Georgie, who lost his left leg to diabetes, had been living in a nursing home in recent years. Marley’s daughter, Cedella, paid tribute to him on twitter, saying his death was a great loss to the family. “We lost our Georgie who kept the fire burning all through the night. Rest well Georgie. Fly away home,” she wrote.
Her brother and multiple Grammy winner, Ziggy Marley, also praised their father’s long-time friend who was a popular fixture for many years at the Bob Marley Museum in Kingston. “Have to pay my respects to him. He really use to do exactly what Bob said.
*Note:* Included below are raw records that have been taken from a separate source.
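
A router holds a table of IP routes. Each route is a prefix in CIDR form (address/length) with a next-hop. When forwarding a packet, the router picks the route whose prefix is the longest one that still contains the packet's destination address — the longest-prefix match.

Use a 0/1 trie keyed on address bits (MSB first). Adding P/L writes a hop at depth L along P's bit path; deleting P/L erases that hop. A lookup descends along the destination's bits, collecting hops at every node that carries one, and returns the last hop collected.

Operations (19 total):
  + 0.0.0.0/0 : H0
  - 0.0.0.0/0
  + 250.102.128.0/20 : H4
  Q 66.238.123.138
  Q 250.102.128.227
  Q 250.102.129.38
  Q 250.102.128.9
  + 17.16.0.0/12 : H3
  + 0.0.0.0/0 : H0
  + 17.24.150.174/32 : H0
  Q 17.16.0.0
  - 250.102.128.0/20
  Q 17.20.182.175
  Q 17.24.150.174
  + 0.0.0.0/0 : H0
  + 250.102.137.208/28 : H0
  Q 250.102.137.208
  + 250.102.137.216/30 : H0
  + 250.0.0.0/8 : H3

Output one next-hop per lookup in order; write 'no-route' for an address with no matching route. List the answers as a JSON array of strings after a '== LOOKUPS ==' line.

Process each operation:
  add 0.0.0.0/0 -> H0 at depth 0
  - 0.0.0.0/0 clear@0
  add 250.102.128.0/20 -> H4 at depth 20
  Q 66.238.123.138: descend ε ; hops seen [∅] ; pick no-route
  Q 250.102.128.227: descend 11111010011001101000 ; hops seen [H4] ; pick H4
  Q 250.102.129.38: descend 11111010011001101000 ; hops seen [H4] ; pick H4
  Q 250.102.128.9: descend 11111010011001101000 ; hops seen [H4] ; pick H4
  add 17.16.0.0/12 -> H3 at depth 12
  add 0.0.0.0/0 -> H0 at depth 0
  add 17.24.150.174/32 -> H0 at depth 32
  Q 17.16.0.0: descend 000100010001 ; hops seen [H0,H3] ; pick H3
  - 250.102.128.0/20 clear@20
  Q 17.20.182.175: descend 000100010001 ; hops seen [H0,H3] ; pick H3
  Q 17.24.150.174: descend 00010001000110001001011010101110 ; hops seen [H0,H3,H0] ; pick H0
  add 0.0.0.0/0 -> H0 at depth 0
  add 250.102.137.208/28 -> H0 at depth 28
  Q 250.102.137.208: descend 1111101001100110100010011101 ; hops seen [H0,H0] ; pick H0
  add 250.102.137.216/30 -> H0 at depth 30
  add 250.0.0.0/8 -> H3 at depth 8

== LOOKUPS ==
["no-route","H4","H4","H4","H3","H3","H0","H0"]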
Man, we enjoyed his cornmeal and sweet potato puddings, his porridge and boil eggs, his stories and yes he always had a fire blazing as youths coming up we gathered around it and ate some good food,” Ziggy wrote.
Georgie was one of the Trench Town elders who stayed loyal to Marley’s family after the singer died in 1981 at age 36. Vincent “Tata” Ford, who Marley also saluted in ‘No Woman, No Cry’, was another of those ‘soldiers’; he died from complications of diabetes and hypertension in 2009 at age 69.
Bunny Wailer, who along with Marley and Peter Tosh formed The Wailing Wailers in Trench Town during the early 1960s, died in Kingston in March at age 73.